(Belajar dari Pengalaman)
#Bagian_1
Oleh: Lindra Darnela*
Istilah multikultural adalah istilah lama yang ngetren sekitar 20 tahun yang lalu ketika orang mulai membincangkan postmodernisme. Pola tersebut lama tidak terdengar meskipun dalam beberapa hal masih diterapkan oleh para pegiatnya. Saat ini ketika orang membincangkan postkolonial, waktu mengubah dengan cepat pola relasi dan karakter masyarakat disertai berkembangnya teknologi yang memberi akses membaurnya budaya dalam skala global, tidak terbatas ruang dan waktu. Hal ini menjadi tantangan bagi pendidik (seperti saya) untuk terus menjaga identitas kebangsaan, kemajemukan, dan kesadaran kritis dimiliki oleh anak didiknya di tengah relasi kuasa global. Untuk mewujudkan hal ini, perlu kiranya untuk menghidupkan kembali pendidikan multikultural sebagai salah satu cara menghadapi tantangan tersebut.

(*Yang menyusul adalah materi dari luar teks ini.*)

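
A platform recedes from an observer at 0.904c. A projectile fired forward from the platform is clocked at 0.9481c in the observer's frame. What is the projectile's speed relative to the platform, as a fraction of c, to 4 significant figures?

Inverse velocity addition: u' = (u − v)/(1 − uv/c²)
= (0.9481 − 0.904)/(1 − 0.9481×0.904) = 0.04410/0.142918 = 0.3086

u' ≈ 0.3086c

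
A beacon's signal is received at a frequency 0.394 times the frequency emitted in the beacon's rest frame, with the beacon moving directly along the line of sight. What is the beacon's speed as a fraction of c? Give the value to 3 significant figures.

f_obs/f_src = √((1−β)/(1+β)) = 0.394  ⇒  (1−β)/(1+β) = 0.15524
β = |1 − D²|/(1 + D²) = |1 − 0.15524|/(1 + 0.15524) = 0.731

β ≈ 0.731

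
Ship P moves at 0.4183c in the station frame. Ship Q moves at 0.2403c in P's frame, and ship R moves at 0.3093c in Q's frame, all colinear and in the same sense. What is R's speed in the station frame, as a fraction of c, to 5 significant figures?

Compose boost 2: (0.2403 + 0.4183)/(1 + 0.2403×0.4183) = 0.65860/1.100517 = 0.5984457
Compose boost 3: (0.3093 + 0.5984457)/(1 + 0.3093×0.5984457) = 0.9077457/1.185099 = 0.76597

u ≈ 0.76597c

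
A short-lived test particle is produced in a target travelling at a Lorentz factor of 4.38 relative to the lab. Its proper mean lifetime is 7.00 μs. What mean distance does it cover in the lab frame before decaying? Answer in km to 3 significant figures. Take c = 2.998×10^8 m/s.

β = √(1 − 1/γ²) = √(1 − 1/4.38²) = 0.97359
Dilated lifetime: Δt = γτ₀ = 4.38 × 7.00 μs = 30.660 μs
d = vΔt = 0.97359c × 30.660 μs = 2.9188×10^8 m/s × 3.0660×10^-5 s = 8.95 km

d ≈ 8.95 km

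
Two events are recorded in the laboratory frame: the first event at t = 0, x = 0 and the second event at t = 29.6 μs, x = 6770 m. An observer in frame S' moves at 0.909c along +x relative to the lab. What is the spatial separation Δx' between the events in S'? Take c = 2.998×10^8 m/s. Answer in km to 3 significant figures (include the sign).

γ = 1/√(1 − 0.909²) = 2.3993
Δx' = γ(Δx − vΔt) = 2.3993 × (6770 m − 0.909×(2.998×10^8 m/s)×29.6×10^-6 s)
= 2.3993 × (-1296.5 m) = -3.11 km

Δx' ≈ -3.11 km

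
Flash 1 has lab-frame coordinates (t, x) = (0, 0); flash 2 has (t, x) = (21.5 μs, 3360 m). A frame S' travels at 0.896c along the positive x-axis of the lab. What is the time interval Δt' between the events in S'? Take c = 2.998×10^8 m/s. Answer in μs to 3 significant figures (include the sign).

Δt' ≈ 25.8 μs

γ = 1/√(1 − 0.896²) = 2.2520
Δt' = γ(Δt − vΔx/c²) = 2.2520 × (21.5 μs − 0.896×3360 m / (2.998×10^8 m/s))
= 2.2520 × (11.458 μs) = 25.8 μs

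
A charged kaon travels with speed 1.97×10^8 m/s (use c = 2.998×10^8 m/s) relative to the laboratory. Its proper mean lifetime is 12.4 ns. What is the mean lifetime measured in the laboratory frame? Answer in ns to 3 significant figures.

Δt ≈ 16.5 ns

β = v/c = 1.97×10^8 / 2.998×10^8 = 0.65710
γ = 1/√(1 − 0.65710²) = 1.3266
Time dilation: Δt = γτ₀ = 1.3266 × 12.4 ns = 16.5 ns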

Multikulturalisme secara sederhana dapat diartikan sebagai paradigma yang menganggap bahwa adanya kesamaan antar ekspresi budaya yang beragam. Secara realis, multikultural mengusung kesadaran sosial bahwa di ranah kehidupan masyarakat kita ada banyak budaya. Kesadaran ini berdimensi etis yaitu menuntut tanggung jawab yang terarah pada ortopraksis (tindakan baik dan benar). Dimensi etis ini terwujud dalam bentuk kasih sayang, penghargaan, penghormatan, cinta, perhatian, dan pengakuan akan eksistensi sesama.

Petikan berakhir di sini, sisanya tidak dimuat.